When I read about this book in the Sunday paper a couple of weeks ago, I imagined right away that it would suit my love for unusual biographies ... and the Jane Austen-y cover and the reference to 'Britain's most ineligible bachelor' only clinched things. When I found myself with some (ahem) unexpected time at home last Friday, this was the perfect book to curl up with and turn the TV off for.
As it turns out, our lovestruck hero (except that he wasn't one) is Thomas Day, a gentleman. born around 1750, who was educated at Oxford and then began studying law in London. The book describes Day as being eccentric and unconventional:
Although he was certainly clever, undoubtedly well educated and was shortly due to inherit a considerable fortune, Day's personal were decidedly marred by his comical appearance and unconventional manners. Tall and well built, with curling black hair and large hazel eyes, he might have been considered handsome were it not for his stooped shoulders, the severe smallpox scars that pitted his face, and his oddly dishevelled appearance. Scornful of the contemporary custom for cropped hair covered with a neat wig, Day left his hair long, lank and tangled. Eschewing fashionable dress, he wore plain, drab clothes which were invariably crumpled and askew. Even his close friend Edgeworth had to admit: 'Mr. Day's exterior was not at that time prepossessing, he seldom combed his raven locks, though he was remarkably fond of washing in the stream.' ...
{I enjoyed the chapter, later in the book, about Day's efforts, at the insistence of one of his potential wives, to transform himself into a suitably dressed, suitably accomplished Georgian gentleman.}
{portrait found here}
His interior was not very prepossessing either, then or later. It was interesting to read that Oxford and Cambridge were, in Day's time, in serious decline, with few professors or classes and a lot of drunken students; Day was one of the few who actually read and engaged in philosophical debates. He was a follower of Jean-Jacques Rousseau, and Rousseau's ideas on education and the simple life influenced Day's eccentric thinking on the way he and his future wife would live, and his damaging thinking on how he could best bring that about.
As the book opens, his first (or maybe it was his second?) fiancee Margaret (his close friend Edgeworth's sister) has just written to break off their engagement -- one of the many women who escaped just in time. I always hesitate to give away too much of what happens (if a biography can have a plot, this one does!), because letting the story unfold is a big part of the pleasure of reading a book like this, but it might be okay to say that when Day (now in his early twenties) despairs at finding a woman who has been raised and educated in a way that would let her become his ideal wife, he and his friends decide to visit a foundling hospital in search of a young girl that he can 'mould,' using Rousseau's principles, to this purpose. Without telling them about his plans, Day ends up apprenticing two girls, eleven and twelve years old, to ensure that one of them will work out. For me, the foundling who he keeps, a girl he renames Sabrina, becomes the most sympathetic and admirable person in this strange and creepy and oddly fascinating story.

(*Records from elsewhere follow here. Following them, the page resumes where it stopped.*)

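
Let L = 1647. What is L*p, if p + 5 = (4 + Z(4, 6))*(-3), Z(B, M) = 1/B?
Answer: -116937/4 ≈ -29234.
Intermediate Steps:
p = -71/4 (p = -5 + (4 + 1/4)*(-3) = -5 + (4 + ¼)*(-3) = -5 + (17/4)*(-3) = -5 - 51/4 = -71/4 ≈ -17.750)
L*p = 1647*(-71/4) = -116937/4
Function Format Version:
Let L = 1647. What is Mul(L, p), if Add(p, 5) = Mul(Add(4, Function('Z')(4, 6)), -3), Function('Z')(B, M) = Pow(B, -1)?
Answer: Rational(-116937, 4) ≈ -29234.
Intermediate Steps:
p = Rational(-71, 4) (p = Add(-5, Mul(Add(4, Pow(4, -1)), -3)) = Add(-5, Mul(Add(4, Rational(1, 4)), -3)) = Add(-5, Mul(Rational(17, 4), -3)) = Add(-5, Rational(-51, 4)) = Rational(-71, 4) ≈ -17.750)
Mul(L, p) = Mul(1647, Rational(-71, 4)) = Rational(-116937, 4)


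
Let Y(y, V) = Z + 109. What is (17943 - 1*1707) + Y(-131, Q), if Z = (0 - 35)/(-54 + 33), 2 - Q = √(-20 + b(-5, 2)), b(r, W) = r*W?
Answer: 49040/3 ≈ 16347.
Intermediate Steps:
b(r, W) = W*r
Q = 2 - I*√30 (Q = 2 - √(-20 + 2*(-5)) = 2 - √(-20 - 10) = 2 - √(-30) = 2 - I*√30 ≈ 2.0 - 5.4772*I)
Z = 5/3 (Z = -35/(-21) = -35*(-1/21) = 5/3 ≈ 1.6667)
Y(y, V) = 332/3 (Y(y, V) = 5/3 + 109 = 332/3)
(17943 - 1*1707) + Y(-131, Q) = (17943 - 1*1707) + 332/3 = (17943 - 1707) + 332/3 = 16236 + 332/3 = 49040/3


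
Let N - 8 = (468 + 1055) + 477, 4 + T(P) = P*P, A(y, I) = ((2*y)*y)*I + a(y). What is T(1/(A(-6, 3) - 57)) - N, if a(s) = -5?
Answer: -47716591/23716 ≈ -2012.0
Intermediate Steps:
A(y, I) = -5 + 2*I*y² (A(y, I) = ((2*y)*y)*I - 5 = (2*y²)*I - 5 = 2*I*y² - 5 = -5 + 2*I*y²)
T(P) = -4 + P² (T(P) = -4 + P*P = -4 + P²)
N = 2008 (N = 8 + ((468 + 1055) + 477) = 8 + (1523 + 477) = 8 + 2000 = 2008)
T(1/(A(-6, 3) - 57)) - N = (-4 + (1/((-5 + 2*3*(-6)²) - 57))²) - 1*2008 = (-4 + (1/((-5 + 2*3*36) - 57))²) - 2008 = (-4 + (1/((-5 + 216) - 57))²) - 2008 = (-4 + (1/(211 - 57))²) - 2008 = (-4 + (1/154)²) - 2008 = (-4 + 1/23716) - 2008 = -94863/23716 - 2008 = -47716591/23716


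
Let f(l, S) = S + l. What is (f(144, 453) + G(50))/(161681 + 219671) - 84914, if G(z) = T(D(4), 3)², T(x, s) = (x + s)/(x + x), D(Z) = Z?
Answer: -2072455880335/24406528 ≈ -84914.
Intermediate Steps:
T(x, s) = (s + x)/(2*x) (T(x, s) = (s + x)/((2*x)) = (s + x)*(1/(2*x)) = (s + x)/(2*x))
G(z) = 49/64 (G(z) = ((½)*(3 + 4)/4)² = ((½)*(¼)*7)² = (7/8)² = 49/64)
(f(144, 453) + G(50))/(161681 + 219671) - 84914 = ((453 + 144) + 49/64)/(161681 + 219671) - 84914 = (597 + 49/64)/381352 - 84914 = (38257/64)*(1/381352) - 84914 = 38257/24406528 - 84914 = -2072455880335/24406528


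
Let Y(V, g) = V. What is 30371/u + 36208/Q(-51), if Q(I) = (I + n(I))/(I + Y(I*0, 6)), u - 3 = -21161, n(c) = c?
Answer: 383014061/21158 ≈ 18103.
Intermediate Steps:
u = -21158 (u = 3 - 21161 = -21158)
Q(I) = 2 (Q(I) = (I + I)/(I + I*0) = (2*I)/(I + 0) = (2*I)/I = 2)
30371/u + 36208/Q(-51) = 30371/(-21158) + 36208/2 = 30371*(-1/21158) + 36208*(½) = -30371/21158 + 18104 = 383014061/21158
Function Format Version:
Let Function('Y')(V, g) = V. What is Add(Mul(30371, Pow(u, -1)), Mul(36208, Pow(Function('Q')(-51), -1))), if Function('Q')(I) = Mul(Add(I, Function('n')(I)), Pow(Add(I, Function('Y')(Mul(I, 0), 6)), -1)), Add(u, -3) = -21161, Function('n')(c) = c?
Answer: Rational(383014061, 21158) ≈ 18103.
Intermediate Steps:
u = -21158 (u = Add(3, -21161) = -21158)
Function('Q')(I) = 2 (Function('Q')(I) = Mul(Add(I, I), Pow(Add(I, Mul(I, 0)), -1)) = Mul(Mul(2, I), Pow(Add(I, 0), -1)) = Mul(Mul(2, I), Pow(I, -1)) = 2)
Add(Mul(30371, Pow(u, -1)), Mul(36208, Pow(Function('Q')(-51), -1))) = Add(Mul(30371, Pow(-21158, -1)), Mul(36208, Pow(2, -1))) = Add(Mul(30371, Rational(-1, 21158)), Mul(36208, Rational(1, 2))) = Add(Rational(-30371, 21158), 18104) = Rational(383014061, 21158)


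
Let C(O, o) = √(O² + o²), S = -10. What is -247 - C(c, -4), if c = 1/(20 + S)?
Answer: -247 - √1601/10 ≈ -251.00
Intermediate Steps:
c = ⅒ (c = 1/(20 - 10) = 1/10 = ⅒ ≈ 0.10000)
-247 - C(c, -4) = -247 - √((⅒)² + (-4)²) = -247 - √(1/100 + 16) = -247 - √(1601/100) = -247 - √1601/10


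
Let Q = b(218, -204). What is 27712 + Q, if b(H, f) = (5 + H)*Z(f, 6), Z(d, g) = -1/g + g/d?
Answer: 1411082/51 ≈ 27668.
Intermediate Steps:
b(H, f) = (5 + H)*(-⅙ + 6/f) (b(H, f) = (5 + H)*(-1/6 + 6/f) = (5 + H)*(-1*⅙ + 6/f) = (5 + H)*(-⅙ + 6/f))
Q = -2230/51 (Q = (⅙)*(5 + 218)*(36 - 1*(-204))/(-204) = (⅙)*(-1/204)*223*(36 + 204) = (⅙)*(-1/204)*223*240 = -2230/51 ≈ -43.725)
27712 + Q = 27712 - 2230/51 = 1411082/51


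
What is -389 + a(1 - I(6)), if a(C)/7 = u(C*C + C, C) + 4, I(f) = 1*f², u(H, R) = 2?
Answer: -347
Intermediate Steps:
I(f) = f²
a(C) = 42 (a(C) = 7*(2 + 4) = 7*6 = 42)
-389 + a(1 - I(6)) = -389 + 42 = -347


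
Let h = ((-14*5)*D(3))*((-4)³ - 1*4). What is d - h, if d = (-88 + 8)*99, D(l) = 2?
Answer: -17440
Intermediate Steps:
h = 9520 (h = (-14*5*2)*((-4)³ - 1*4) = (-70*2)*(-64 - 4) = -140*(-68) = 9520)
d = -7920 (d = -80*99 = -7920)
d - h = -7920 - 1*9520 = -7920 - 9520 = -17440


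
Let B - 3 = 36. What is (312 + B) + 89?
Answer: 440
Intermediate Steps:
B = 39 (B = 3 + 36 = 39)
(312 + B) + 89 = (312 + 39) + 89 = 351 + 89 = 440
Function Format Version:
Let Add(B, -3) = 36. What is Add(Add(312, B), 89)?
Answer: 440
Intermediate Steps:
B = 39 (B = Add(3, 36) = 39)
Add(Add(312, B), 89) = Add(Add(312, 39), 89) = Add(351, 89) = 440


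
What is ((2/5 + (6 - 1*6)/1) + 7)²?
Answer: 1369/25 ≈ 54.760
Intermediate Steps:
((2/5 + (6 - 1*6)/1) + 7)² = ((2*(⅕) + (6 - 6)*1) + 7)² = ((⅖ + 0*1) + 7)² = ((⅖ + 0) + 7)² = (⅖ + 7)² = (37/5)² = 1369/25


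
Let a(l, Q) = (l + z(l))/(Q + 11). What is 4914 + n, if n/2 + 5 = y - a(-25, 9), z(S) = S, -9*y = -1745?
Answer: 47671/9 ≈ 5296.8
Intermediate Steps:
y = 1745/9 (y = -⅑*(-1745) = 1745/9 ≈ 193.89)
a(l, Q) = 2*l/(11 + Q) (a(l, Q) = (l + l)/(Q + 11) = (2*l)/(11 + Q) = 2*l/(11 + Q))
n = 3445/9 (n = -10 + 2*(1745/9 - 2*(-25)/(11 + 9)) = -10 + 2*(1745/9 - 2*(-25)/20) = -10 + 2*(1745/9 - 1*(-5/2)) = -10 + 2*(1745/9 + 5/2) = -10 + 2*(3535/18) = -10 + 3535/9 = 3445/9 ≈ 382.78)
4914 + n = 4914 + 3445/9 = 47671/9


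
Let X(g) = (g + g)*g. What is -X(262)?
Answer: -137288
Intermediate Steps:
X(g) = 2*g² (X(g) = (2*g)*g = 2*g²)
-X(262) = -2*262² = -2*68644 = -1*137288 = -137288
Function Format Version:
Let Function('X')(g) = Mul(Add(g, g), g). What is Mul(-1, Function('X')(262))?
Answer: -137288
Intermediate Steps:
Function('X')(g) = Mul(2, Pow(g, 2)) (Function('X')(g) = Mul(Mul(2, g), g) = Mul(2, Pow(g, 2)))
Mul(-1, Function('X')(262)) = Mul(-1, Mul(2, Pow(262, 2))) = Mul(-1, Mul(2, 68644)) = Mul(-1, 137288) = -137288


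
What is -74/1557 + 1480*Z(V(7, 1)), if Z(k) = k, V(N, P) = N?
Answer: 16130446/1557 ≈ 10360.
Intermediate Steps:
-74/1557 + 1480*Z(V(7, 1)) = -74/1557 + 1480*7 = -74*1/1557 + 10360 = -74/1557 + 10360 = 16130446/1557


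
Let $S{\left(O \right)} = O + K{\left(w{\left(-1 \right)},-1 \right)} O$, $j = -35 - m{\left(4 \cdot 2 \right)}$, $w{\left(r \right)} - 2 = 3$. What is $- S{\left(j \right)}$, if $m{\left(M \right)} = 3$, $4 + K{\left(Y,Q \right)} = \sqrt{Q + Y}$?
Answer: $-38$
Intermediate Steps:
$w{\left(r \right)} = 5$ ($w{\left(r \right)} = 2 + 3 = 5$)
$K{\left(Y,Q \right)} = -4 + \sqrt{Q + Y}$
$j = -38$ ($j = -35 - 3 = -38$)
$S{\left(O \right)} = - O$ ($S{\left(O \right)} = O + \left(-4 + \sqrt{-1 + 5}\right) O = O + \left(-4 + \sqrt{4}\right) O = O + \left(-4 + 2\right) O = O - 2 O = - O$)
$- S{\left(j \right)} = - \left(-1\right) \left(-38\right) = \left(-1\right) 38 = -38$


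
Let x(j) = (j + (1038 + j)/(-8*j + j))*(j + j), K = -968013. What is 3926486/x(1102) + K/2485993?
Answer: 25937418020149/21127678877184 ≈ 1.2277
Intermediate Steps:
x(j) = 2*j*(j - (1038 + j)/(7*j)) (x(j) = (j + (1038 + j)/((-7*j)))*(2*j) = (j + (1038 + j)*(-1/(7*j)))*(2*j) = (j - (1038 + j)/(7*j))*(2*j) = 2*j*(j - (1038 + j)/(7*j)))
3926486/x(1102) + K/2485993 = 3926486/(-2076/7 + 2*1102**2 - 2/7*1102) - 968013/2485993 = 3926486/(-2076/7 + 2*1214404 - 2204/7) - 968013*1/2485993 = 3926486/(-2076/7 + 2428808 - 2204/7) - 968013/2485993 = 3926486/(16997376/7) - 968013/2485993 = 3926486*(7/16997376) - 968013/2485993 = 13742701/8498688 - 968013/2485993 = 25937418020149/21127678877184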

There are also a lot of interesting literary connections that emerge {something else I always hope for in a biography!). The Edgeworths were the father and aunt of novelist Maria Edgeworth, and Sabrina later worked for more than 30 years as a housekeeper at a school run by Charles Burney, the brother of Fanny Burney. But there was also a little unexpected treat for me ... a connection to Henry James, who used the story of Day and Sabrina as the basis of his first novel, Watch and Ward.
2 comments:
It does sound Austen-y and I like the Edgeworth connection. Adding to tbr list.
Sounds like the perfect diversion from last Friday's unfolding events... such a scary day. I'm adding to my wish list, once again.